People always ask me about “aliens” (which they mean the bug-eyes greys that haunt book covers worldwide). Those are fictional. The stories of the grey aliens and stories of medieval demons are nearly identical; just a story passed down when people don’t understand science. However much I want those to be true, they aren’t. I absolutely think that it would be improbable for life to not exist outside of Earth. Since most of life on Earth is microbial, we can reasonably expect that when we search for life outside the biosphere, we are looking for bacteria or protists.
We used to think that liquid water in the solar system was rare, that only Earth had that special formula. It now appears that gravity, geology, radioactivity and antifreeze chemicals like salt and ammonia have given many “hostile” worlds the ability to muster the pressures and temperatures that allow liquid water to exist. And research on Earth has shown that if there is water, there could be life. And by life I mean microbial life.

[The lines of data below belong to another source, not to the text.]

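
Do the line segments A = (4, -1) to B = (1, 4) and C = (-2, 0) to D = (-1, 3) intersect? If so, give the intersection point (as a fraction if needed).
No (intersection of containing lines falls outside at least one segment)

Parametrize and solve: t = 19/14, s = 27/14. At least one of these is outside [0, 1], so the segments do not intersect.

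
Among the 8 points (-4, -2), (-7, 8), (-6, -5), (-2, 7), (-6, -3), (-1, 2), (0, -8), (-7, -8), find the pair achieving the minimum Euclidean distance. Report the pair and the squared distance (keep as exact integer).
Pair = ((-6, -5), (-6, -3)); squared distance = 4

Compute all C(8, 2) = 28 pairwise squared distances (x_i − x_j)² + (y_i − y_j)². The minimum is 4, attained by the pair ((-6, -5), (-6, -3)).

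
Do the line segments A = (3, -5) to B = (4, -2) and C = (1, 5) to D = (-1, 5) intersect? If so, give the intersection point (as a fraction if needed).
No (intersection of containing lines falls outside at least one segment)

Parametrize and solve: t = 10/3, s = -8/3. At least one of these is outside [0, 1], so the segments do not intersect.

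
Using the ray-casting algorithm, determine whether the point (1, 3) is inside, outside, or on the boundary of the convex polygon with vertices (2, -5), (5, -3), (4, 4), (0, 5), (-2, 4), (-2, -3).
The point (1, 3) lies strictly inside the polygon

Cast a horizontal ray to the right from the query point and count how many polygon edges it crosses (each edge strictly once or zero times, handled with the usual half-open convention). 
Parity of crossings → odd ⇒ inside.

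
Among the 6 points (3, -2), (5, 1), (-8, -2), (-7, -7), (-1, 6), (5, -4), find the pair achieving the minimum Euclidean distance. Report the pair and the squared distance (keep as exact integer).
Pair = ((3, -2), (5, -4)); squared distance = 8

Compute all C(6, 2) = 15 pairwise squared distances (x_i − x_j)² + (y_i − y_j)². The minimum is 8, attained by the pair ((3, -2), (5, -4)).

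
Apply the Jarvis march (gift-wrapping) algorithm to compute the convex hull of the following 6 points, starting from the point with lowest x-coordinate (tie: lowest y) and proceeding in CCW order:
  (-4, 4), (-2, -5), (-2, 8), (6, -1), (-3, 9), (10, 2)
Hull (CCW) = [(-4, 4), (-2, -5), (6, -1), (10, 2), (-3, 9)]

Jarvis march: at each step, from the current hull vertex p, select the next vertex q as the point such that every other point lies strictly to the left of (or on) the directed line p → q. (Equivalently: for every other point r, the cross product (q − p) × (r − p) ≥ 0.)
Starting point (lowest x, tie lowest y): (-4, 4). Wrap until returning to start. Resulting hull: (-4, 4), (-2, -5), (6, -1), (10, 2), (-3, 9).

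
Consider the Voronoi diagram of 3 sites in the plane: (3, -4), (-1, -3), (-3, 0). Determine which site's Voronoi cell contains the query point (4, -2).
Nearest site = (3, -4)

The Voronoi cell of site s contains exactly those query points closer to s than to any other site. Compute squared distances from q = (4, -2) to each site:
  (3 − 4)² + (-4 − -2)² = 5
  (-1 − 4)² + (-3 − -2)² = 26
  (-3 − 4)² + (0 − -2)² = 53
Minimum is attained by (3, -4), so q lies in its Voronoi cell.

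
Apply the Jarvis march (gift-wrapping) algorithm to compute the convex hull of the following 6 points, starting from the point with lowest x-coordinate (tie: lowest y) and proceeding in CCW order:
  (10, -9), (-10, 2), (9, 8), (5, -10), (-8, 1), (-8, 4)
Hull (CCW) = [(-10, 2), (5, -10), (10, -9), (9, 8), (-8, 4)]

Jarvis march: at each step, from the current hull vertex p, select the next vertex q as the point such that every other point lies strictly to the left of (or on) the directed line p → q. (Equivalently: for every other point r, the cross product (q − p) × (r − p) ≥ 0.)
Starting point (lowest x, tie lowest y): (-10, 2). Wrap until returning to start. Resulting hull: (-10, 2), (5, -10), (10, -9), (9, 8), (-8, 4).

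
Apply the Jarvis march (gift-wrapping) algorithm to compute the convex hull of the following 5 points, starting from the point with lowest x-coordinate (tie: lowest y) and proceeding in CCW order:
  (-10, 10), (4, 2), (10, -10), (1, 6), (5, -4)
Hull (CCW) = [(-10, 10), (10, -10), (4, 2), (1, 6)]

Jarvis march: at each step, from the current hull vertex p, select the next vertex q as the point such that every other point lies strictly to the left of (or on) the directed line p → q. (Equivalently: for every other point r, the cross product (q − p) × (r − p) ≥ 0.)
Starting point (lowest x, tie lowest y): (-10, 10). Wrap until returning to start. Resulting hull: (-10, 10), (10, -10), (4, 2), (1, 6).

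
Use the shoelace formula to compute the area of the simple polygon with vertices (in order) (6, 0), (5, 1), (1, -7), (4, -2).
Area = 4

Shoelace formula: Area = (1/2) |Σ_i (x_i · y_{i+1} − x_{i+1} · y_i)| (indices mod n). Compute each cross term:
  (6)(1) − (5)(0) = 6
  (5)(-7) − (1)(1) = -36
  (1)(-2) − (4)(-7) = 26
  (4)(0) − (6)(-2) = 12
Sum = 8, so (signed) Area = 8/2 = 4, |Area| = 4.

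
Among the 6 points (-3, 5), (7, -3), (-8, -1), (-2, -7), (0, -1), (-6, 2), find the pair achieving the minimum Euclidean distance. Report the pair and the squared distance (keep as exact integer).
Pair = ((-8, -1), (-6, 2)); squared distance = 13

Compute all C(6, 2) = 15 pairwise squared distances (x_i − x_j)² + (y_i − y_j)². The minimum is 13, attained by the pair ((-8, -1), (-6, 2)).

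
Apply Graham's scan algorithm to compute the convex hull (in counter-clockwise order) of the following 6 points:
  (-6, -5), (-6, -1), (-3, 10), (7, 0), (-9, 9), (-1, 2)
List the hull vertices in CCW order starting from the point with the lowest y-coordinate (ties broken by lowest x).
Hull (CCW) = [(-6, -5), (7, 0), (-3, 10), (-9, 9)]

Graham scan procedure:
  1. Find the pivot p₀ = point with lowest y (tie → lowest x): (-6, -5).
  2. Sort the remaining points by polar angle around p₀.
  3. Walk through sorted points, maintaining a stack; pop the top while the last three entries make a non-left turn (cross product ≤ 0).
  4. Final stack is the convex hull in CCW order: (-6, -5), (7, 0), (-3, 10), (-9, 9).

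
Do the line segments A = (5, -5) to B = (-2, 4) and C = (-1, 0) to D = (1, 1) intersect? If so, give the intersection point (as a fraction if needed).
Yes; intersection at (13/25, 19/25) (t = 16/25 on AB, s = 19/25 on CD)

Parametrize AB as A + t(B − A) = (5 + -7 t, -5 + 9 t) and CD as C + s(D − C) = (-1 + 2 s, 0 + 1 s). Solve the linear system for (t, s). Determinant = 25 ≠ 0, so a unique intersection of the containing lines exists. Solution: t = 16/25, s = 19/25 — both in [0, 1], so the segments cross. Intersection point: (13/25, 19/25).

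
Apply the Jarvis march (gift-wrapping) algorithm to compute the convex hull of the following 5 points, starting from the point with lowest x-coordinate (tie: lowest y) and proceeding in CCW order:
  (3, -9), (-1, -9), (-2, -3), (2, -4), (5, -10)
Hull (CCW) = [(-2, -3), (-1, -9), (5, -10), (2, -4)]

Jarvis march: at each step, from the current hull vertex p, select the next vertex q as the point such that every other point lies strictly to the left of (or on) the directed line p → q. (Equivalently: for every other point r, the cross product (q − p) × (r − p) ≥ 0.)
Starting point (lowest x, tie lowest y): (-2, -3). Wrap until returning to start. Resulting hull: (-2, -3), (-1, -9), (5, -10), (2, -4).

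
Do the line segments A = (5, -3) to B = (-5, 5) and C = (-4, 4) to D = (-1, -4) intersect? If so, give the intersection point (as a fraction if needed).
No (intersection of containing lines falls outside at least one segment)

Parametrize and solve: t = 51/56, s = -1/28. At least one of these is outside [0, 1], so the segments do not intersect.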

This is a meteorite from Mars called Allan Hills 84001, found in 1996, that contains what appears fossilized bacterial life forms. After 20 years of analytical research with increasingly more advanced tools, the team decided that, “None of the original features supporting our hypothesis for ALH84001 has either been discredited or has been positively ascribed to non-biologic explanations.” In other words, they can’t disprove the claims, nor can they produce similar features using non-living compounds. There are so many more quirks to this Martian tale, but those are stories for a different day.
You know how some people are so stupid about bacteria (like, “Ew! Bacteria? Gross!”). Obviously, each of our cells is outnumbered 10 to one by bacteria living on and inside us. They help us digest our food and a whole host of other things (no pun intended). In the early 1900s, scientists discovered that each person belonged to one of four blood types. Now they have discovered a new way to classify humanity: by bacteria! Each human being is host to thousands of different species of microbes. A group of scientists now report just three distinct ecosystems in the guts of people they have studied. They are calling them enterotypes.
They couldn’t find a connection to race, sex, weight, health or age. They are now exploring other explanations. One possibility is that the guts, or intestines, of infants are randomly colonized by different pioneering species of microbes.